Roger: When I think of all four of these, and we're gonna dive into each one of 'em and a lot of other things, month to month, as you and I chat together, it, this is a multi-factor thing. If you're doing one, you're likely doing the other. You're sort of like, if you're exercising, you're likely eating a little bit better. So they start to compound and compounding. It's very powerful. When we hear these, these require changing our habits in some way, which is the hardest thing to do because we have these grooves of habits that define our life.

We are our habits, right? And so what I think about is when you mention cold plunge, like my test on a cold plunge, Bobby is, and I don't do it every day because it's uncomfortable, is the last 10 seconds of the shower. I just turn it to cold and it shocks me. Especially cause I take hot showers, so I sort of get one degree to the other.

So it can be just these little baby steps of going to bed [00:46:00] 10 minutes earlier, just not having the TV in the bedroom. Just little baby steps.

Bobby, I'm excited to go on this journey with you. This is how we build a great life and stack the odds in our favor, just these little incremental things.

Dr. Bobby Dubois: Well, this is great. I look forward to further dialogues and interacting with folks on what are terribly important issues about emotional wellbeing, our social interactions, and the wellbeing related to that, and our cognitive function, all of which will help us live long and well.

TODAY'S SMART SPRINT SEGMENT

Now we're off to set a smart sprint where you can set a little baby step you can take over the next seven days to not just rock retirement, but rock life.

In the next seven days, choose something in the energy category. Maybe it's something Bobby and I chatted about and try something new.

It could be doing the cold shower for the last five seconds.

It could, could be going to bed maybe a half hour earlier.

Find one thing you can start [00:47:00] doing to improve the sleep that you're getting and the energy you can have so you can show up as your best self every day.

CONCLUSION

All right. The end of the show, I think this is the second time I'm doing this. I want to make a pledge to you as the Retirement Answer Man listener. We had a lot of decisions recently about the direction of the show, whether we're gonna have advertising, whether we're gonna join a big podcast network, et cetera, and we made a decision to keep the show focused on the core purpose of our entire organization, which is to empower people to rock retirement.

So our pledges, number one, our focus is going to be on you and your journey in this stage of life. Whether you're coming up to retirement, you're in the transition or you're retiring, we're gonna focus on you and how you can actually rock it. We're gonna focus on how you can have hope, so you can create that inspiring goal.
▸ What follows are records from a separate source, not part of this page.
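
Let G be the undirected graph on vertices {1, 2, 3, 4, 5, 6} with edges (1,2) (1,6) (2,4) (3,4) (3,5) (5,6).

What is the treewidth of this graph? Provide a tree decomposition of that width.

Every bag has size at most 3, so the width is 3 − 1 = 2 and tw(G) ≤ 2. For the lower bound, G contains the cycle 6–1–2–4–3–5–6, so G is not a forest; only forests have treewidth ≤ 1, hence tw(G) ≥ 2. Combining the bounds, tw(G) = 2.

Treewidth 2.
One such decomposition:
Bags: B1 = {1, 2, 6}  B2 = {2, 4, 6}  B3 = {3, 4, 6}  B4 = {3, 5, 6}
Tree: B1–B2, B2–B3, B3–B4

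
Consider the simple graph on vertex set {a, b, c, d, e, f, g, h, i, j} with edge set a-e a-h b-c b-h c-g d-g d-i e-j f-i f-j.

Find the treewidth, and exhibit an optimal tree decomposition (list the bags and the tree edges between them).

Treewidth 2.
Bags: B1 = {f, i, j}  B2 = {e, i, j}  B3 = {a, e, i}  B4 = {a, h, i}  B5 = {b, h, i}  B6 = {b, c, i}  B7 = {c, g, i}  B8 = {d, g, i}
Tree: B1–B2, B2–B3, B3–B4, B4–B5, B5–B6, B6–B7, B7–B8

Each bag holds 3 vertices, so the decomposition has width 2, which upper-bounds the treewidth. For the lower bound, G contains the cycle i–f–j–e–a–h–b–c–g–d–i, so G is not a forest; only forests have treewidth ≤ 1, hence tw(G) ≥ 2. Combining the bounds, tw(G) = 2.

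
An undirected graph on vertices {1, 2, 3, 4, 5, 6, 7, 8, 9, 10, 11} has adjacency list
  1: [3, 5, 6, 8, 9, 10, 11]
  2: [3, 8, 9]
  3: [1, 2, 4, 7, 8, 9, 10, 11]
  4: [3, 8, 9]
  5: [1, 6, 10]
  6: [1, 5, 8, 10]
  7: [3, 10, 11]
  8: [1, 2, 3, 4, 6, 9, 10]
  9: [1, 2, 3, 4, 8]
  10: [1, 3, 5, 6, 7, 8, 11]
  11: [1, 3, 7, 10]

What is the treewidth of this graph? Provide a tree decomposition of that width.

Treewidth 3.
One optimal decomposition is:
Bags: B1 = {1, 3, 8, 10}  B2 = {1, 3, 10, 11}  B3 = {3, 7, 10, 11}  B4 = {1, 6, 8, 10}  B5 = {1, 3, 8, 9}  B6 = {2, 3, 8, 9}  B7 = {1, 5, 6, 10}  B8 = {3, 4, 8, 9}
Tree: B1–B2, B2–B3, B1–B4, B1–B5, B5–B6, B4–B7, B6–B8

The largest bag has 4 vertices, giving width 3; this decomposition certifies tw(G) ≤ 3. Conversely, {1, 3, 8, 9} is a clique of size 4, and the vertices of any clique must share a bag in every tree decomposition; so some bag has ≥ 4 vertices and tw(G) ≥ 3. Therefore the treewidth is 3.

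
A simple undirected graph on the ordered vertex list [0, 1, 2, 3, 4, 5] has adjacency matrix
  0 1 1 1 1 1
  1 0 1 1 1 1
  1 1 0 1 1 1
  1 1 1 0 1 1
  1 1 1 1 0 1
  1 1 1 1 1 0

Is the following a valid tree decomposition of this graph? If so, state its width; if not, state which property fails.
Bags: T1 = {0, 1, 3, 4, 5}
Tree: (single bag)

A tree decomposition must satisfy three properties: every vertex lies in some bag; for every edge, both endpoints lie together in some bag; and for every vertex, the bags containing it form a connected subtree. Here vertex 2 appears in no bag, so the decomposition is invalid.

No — vertex 2 appears in no bag.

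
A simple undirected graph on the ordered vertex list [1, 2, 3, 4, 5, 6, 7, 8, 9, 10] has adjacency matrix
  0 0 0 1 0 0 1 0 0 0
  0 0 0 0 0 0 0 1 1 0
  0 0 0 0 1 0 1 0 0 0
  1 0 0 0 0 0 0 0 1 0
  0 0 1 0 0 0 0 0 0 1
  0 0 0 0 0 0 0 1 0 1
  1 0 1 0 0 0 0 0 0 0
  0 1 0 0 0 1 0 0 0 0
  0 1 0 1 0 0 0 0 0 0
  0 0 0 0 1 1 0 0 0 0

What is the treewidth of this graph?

A width-2 tree decomposition is:
Bags: B1 = {5, 6, 10}  B2 = {3, 5, 6}  B3 = {3, 6, 7}  B4 = {1, 6, 7}  B5 = {1, 4, 6}  B6 = {4, 6, 9}  B7 = {2, 6, 9}  B8 = {2, 6, 8}
Tree: B1–B2, B2–B3, B3–B4, B4–B5, B5–B6, B6–B7, B7–B8
Every bag has size at most 3, so the width is 3 − 1 = 2 and tw(G) ≤ 2. For the lower bound, G contains the cycle 6–10–5–3–7–1–4–9–2–8–6, so G is not a forest; only forests have treewidth ≤ 1, hence tw(G) ≥ 2. Combining the bounds, tw(G) = 2.

2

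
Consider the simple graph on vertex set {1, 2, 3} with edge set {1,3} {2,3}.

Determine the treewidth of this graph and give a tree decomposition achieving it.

Every bag has size at most 2, so the width is 2 − 1 = 1 and tw(G) ≤ 1. Any graph with an edge has treewidth ≥ 1, and G has the edge 3–1. The upper and lower bounds meet at 1, so that is the treewidth.

Treewidth 1.
One optimal decomposition is:
Bags: B1 = {1, 3}  B2 = {2, 3}
Tree: B1–B2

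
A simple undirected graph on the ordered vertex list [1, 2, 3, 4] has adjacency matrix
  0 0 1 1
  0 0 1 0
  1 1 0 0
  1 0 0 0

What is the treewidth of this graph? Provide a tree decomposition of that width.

Treewidth 1.
Bags: B1 = {2, 3}  B2 = {1, 3}  B3 = {1, 4}
Tree: B1–B2, B2–B3

Every bag has size at most 2, so the width is 2 − 1 = 1 and tw(G) ≤ 1. Any graph with an edge has treewidth ≥ 1, and G has the edge 2–3. Combining the bounds, tw(G) = 1.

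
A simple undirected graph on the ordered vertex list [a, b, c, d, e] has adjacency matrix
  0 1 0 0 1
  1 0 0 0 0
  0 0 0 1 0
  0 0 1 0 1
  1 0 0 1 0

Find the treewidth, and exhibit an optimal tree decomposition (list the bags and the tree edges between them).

Treewidth 1.
Bags: B1 = {a, b}  B2 = {a, e}  B3 = {d, e}  B4 = {c, d}
Tree: B1–B2, B2–B3, B3–B4

Each bag holds 2 vertices, so the decomposition has width 1, which upper-bounds the treewidth. Any graph with an edge has treewidth ≥ 1, and G has the edge b–a. Hence tw(G) = 1 exactly.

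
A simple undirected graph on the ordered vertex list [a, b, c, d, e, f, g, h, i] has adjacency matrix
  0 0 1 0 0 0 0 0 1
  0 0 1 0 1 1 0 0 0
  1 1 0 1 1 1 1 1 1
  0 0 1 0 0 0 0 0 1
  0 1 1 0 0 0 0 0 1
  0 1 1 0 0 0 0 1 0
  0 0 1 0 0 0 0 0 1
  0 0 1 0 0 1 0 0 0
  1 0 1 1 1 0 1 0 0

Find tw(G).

2

A width-2 tree decomposition is:
Bags: B1 = {c, d, i}  B2 = {c, g, i}  B3 = {c, e, i}  B4 = {b, c, e}  B5 = {a, c, i}  B6 = {b, c, f}  B7 = {c, f, h}
Tree: B1–B2, B2–B3, B3–B4, B3–B5, B4–B6, B6–B7
The largest bag has 3 vertices, giving width 2; this decomposition certifies tw(G) ≤ 2. On the other hand G contains the 3-clique {c, f, h}. A clique must lie in a single bag of any decomposition, so no decomposition can have width below 2. Therefore the treewidth is 2.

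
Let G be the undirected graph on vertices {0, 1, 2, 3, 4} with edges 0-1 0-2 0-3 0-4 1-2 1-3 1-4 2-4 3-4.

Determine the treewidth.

3

A width-3 tree decomposition is:
Bags: B1 = {0, 1, 3, 4}  B2 = {0, 1, 2, 4}
Tree: B1–B2
The largest bag has 4 vertices, giving width 3; this decomposition certifies tw(G) ≤ 3. For the lower bound, the 4 vertices {0, 1, 2, 4} are pairwise adjacent, and any tree decomposition puts a clique entirely inside one bag — forcing width ≥ 3. Hence tw(G) = 3 exactly.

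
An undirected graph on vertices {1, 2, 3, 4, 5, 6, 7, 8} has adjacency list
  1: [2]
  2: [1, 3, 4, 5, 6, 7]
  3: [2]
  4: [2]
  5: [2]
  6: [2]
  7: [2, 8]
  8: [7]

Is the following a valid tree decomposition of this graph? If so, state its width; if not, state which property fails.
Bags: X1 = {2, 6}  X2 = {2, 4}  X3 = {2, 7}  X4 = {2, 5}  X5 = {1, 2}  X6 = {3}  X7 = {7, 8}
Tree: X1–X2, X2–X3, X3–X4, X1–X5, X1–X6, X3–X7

A tree decomposition must satisfy three properties: every vertex lies in some bag; for every edge, both endpoints lie together in some bag; and for every vertex, the bags containing it form a connected subtree. Here edge (2,3) lies in no bag, so the decomposition is invalid.

No — edge (2,3) lies in no bag.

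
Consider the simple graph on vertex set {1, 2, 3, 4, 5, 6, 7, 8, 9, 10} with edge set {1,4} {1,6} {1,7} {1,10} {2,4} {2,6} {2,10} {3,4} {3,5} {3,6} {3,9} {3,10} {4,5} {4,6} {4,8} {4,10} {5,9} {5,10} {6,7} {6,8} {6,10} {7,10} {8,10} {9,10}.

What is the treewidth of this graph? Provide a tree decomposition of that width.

Every bag has size at most 4, so the width is 4 − 1 = 3 and tw(G) ≤ 3. On the other hand G contains the 4-clique {3, 5, 9, 10}. A clique must lie in a single bag of any decomposition, so no decomposition can have width below 3. The upper and lower bounds meet at 3, so that is the treewidth.

Treewidth 3.
Bags: B1 = {3, 4, 6, 10}  B2 = {1, 4, 6, 10}  B3 = {4, 6, 8, 10}  B4 = {1, 6, 7, 10}  B5 = {3, 4, 5, 10}  B6 = {2, 4, 6, 10}  B7 = {3, 5, 9, 10}
Tree: B1–B2, B1–B3, B2–B4, B1–B5, B1–B6, B5–B7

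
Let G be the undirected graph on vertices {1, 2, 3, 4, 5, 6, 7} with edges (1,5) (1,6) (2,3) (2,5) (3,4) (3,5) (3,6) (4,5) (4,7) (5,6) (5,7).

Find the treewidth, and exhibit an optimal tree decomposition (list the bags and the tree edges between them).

Each bag holds 3 vertices, so the decomposition has width 2, which upper-bounds the treewidth. On the other hand G contains the 3-clique {1, 5, 6}. A clique must lie in a single bag of any decomposition, so no decomposition can have width below 2. The upper and lower bounds meet at 2, so that is the treewidth.

Treewidth 2.
One such decomposition:
Bags: B1 = {1, 5, 6}  B2 = {3, 5, 6}  B3 = {2, 3, 5}  B4 = {3, 4, 5}  B5 = {4, 5, 7}
Tree: B1–B2, B2–B3, B3–B4, B4–B5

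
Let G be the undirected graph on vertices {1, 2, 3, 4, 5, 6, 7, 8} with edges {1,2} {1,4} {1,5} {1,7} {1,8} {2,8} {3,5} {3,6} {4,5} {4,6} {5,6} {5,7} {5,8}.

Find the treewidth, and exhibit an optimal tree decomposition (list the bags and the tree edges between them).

Each bag holds 3 vertices, so the decomposition has width 2, which upper-bounds the treewidth. On the other hand G contains the 3-clique {1, 2, 8}. A clique must lie in a single bag of any decomposition, so no decomposition can have width below 2. Combining the bounds, tw(G) = 2.

Treewidth 2.
Bags: B1 = {1, 4, 5}  B2 = {1, 5, 8}  B3 = {1, 5, 7}  B4 = {1, 2, 8}  B5 = {4, 5, 6}  B6 = {3, 5, 6}
Tree: B1–B2, B1–B3, B2–B4, B1–B5, B5–B6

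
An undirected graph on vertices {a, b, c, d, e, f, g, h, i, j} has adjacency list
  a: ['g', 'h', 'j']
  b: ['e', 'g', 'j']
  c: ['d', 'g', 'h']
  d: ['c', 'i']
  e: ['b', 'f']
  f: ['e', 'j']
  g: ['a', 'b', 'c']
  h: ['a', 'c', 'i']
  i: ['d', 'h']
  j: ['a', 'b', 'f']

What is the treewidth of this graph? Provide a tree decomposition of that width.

Treewidth 2.
Bags: B1 = {d, h, i}  B2 = {c, d, h}  B3 = {a, c, h}  B4 = {a, c, g}  B5 = {a, g, j}  B6 = {b, g, j}  B7 = {b, f, j}  B8 = {b, e, f}
Tree: B1–B2, B2–B3, B3–B4, B4–B5, B5–B6, B6–B7, B7–B8

The largest bag has 3 vertices, giving width 2; this decomposition certifies tw(G) ≤ 2. For the lower bound, G contains the cycle i–d–c–h–i, so G is not a forest; only forests have treewidth ≤ 1, hence tw(G) ≥ 2. Combining the bounds, tw(G) = 2.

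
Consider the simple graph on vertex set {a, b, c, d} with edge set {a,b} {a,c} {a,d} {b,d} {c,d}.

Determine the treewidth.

A width-2 tree decomposition is:
Bags: B1 = {a, c, d}  B2 = {a, b, d}
Tree: B1–B2
Each bag holds 3 vertices, so the decomposition has width 2, which upper-bounds the treewidth. For the lower bound, the 3 vertices {a, c, d} are pairwise adjacent, and any tree decomposition puts a clique entirely inside one bag — forcing width ≥ 2. The upper and lower bounds meet at 2, so that is the treewidth.

2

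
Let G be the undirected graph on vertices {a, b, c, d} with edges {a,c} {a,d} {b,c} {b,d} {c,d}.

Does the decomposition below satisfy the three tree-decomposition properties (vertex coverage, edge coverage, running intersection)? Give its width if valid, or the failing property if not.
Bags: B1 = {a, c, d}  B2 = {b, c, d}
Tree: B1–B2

Yes; width 2.

Checking the three conditions: (i) the bags cover all of {a, b, c, d}; (ii) for each edge, some bag contains both endpoints; (iii) the bags containing any fixed vertex form a subtree. All hold, so the decomposition is valid with width 3 − 1 = 2.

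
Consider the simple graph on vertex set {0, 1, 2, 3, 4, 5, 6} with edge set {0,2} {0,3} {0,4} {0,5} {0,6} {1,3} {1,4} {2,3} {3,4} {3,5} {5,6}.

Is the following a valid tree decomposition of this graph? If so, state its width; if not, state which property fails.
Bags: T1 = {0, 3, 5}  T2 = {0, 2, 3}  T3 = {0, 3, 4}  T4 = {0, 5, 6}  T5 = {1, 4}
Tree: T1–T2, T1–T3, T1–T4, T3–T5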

Have that agency, and identify [00:48:00] pathways. That's what we want to empower you to do.

We're gonna do this with authenticity.

No pretense. We're gonna be humble in our approach. We're gonna be respectful to everyone that is on the same journey knowing that everybody has their own idiosyncratic way of doing this.

We're gonna be curious.

We're gonna try to approach everything with fresh eyes and hold our own beliefs up for an examination to either confirm them, adjust them, or realize that maybe we were wrong.

We're gonna continue to work on having freedom from big finance, from products. We're not gonna about talk about products from money, we're not gonna get paid for the anything we talk about or gimmicks.

We're just gonna be real.

We wanna focus on action.

We want you to take incremental action.

We want you to expand your perspective.

I'm not worried about you knowing everything about Social Security or anything in detail beyond what you need to know to actually take action because that's where life happens.

I am all in on this. So let's do this.

The opinions voice in this podcast are for general information only and [00:49:00] not intended to provide specific advice or recommendations for any individual. All performance references, historical and does not guarantee future results. All indices are unmanaged and cannot be invested in directly.

Make sure you consult your legal, tax or financial advisor before making any decisions.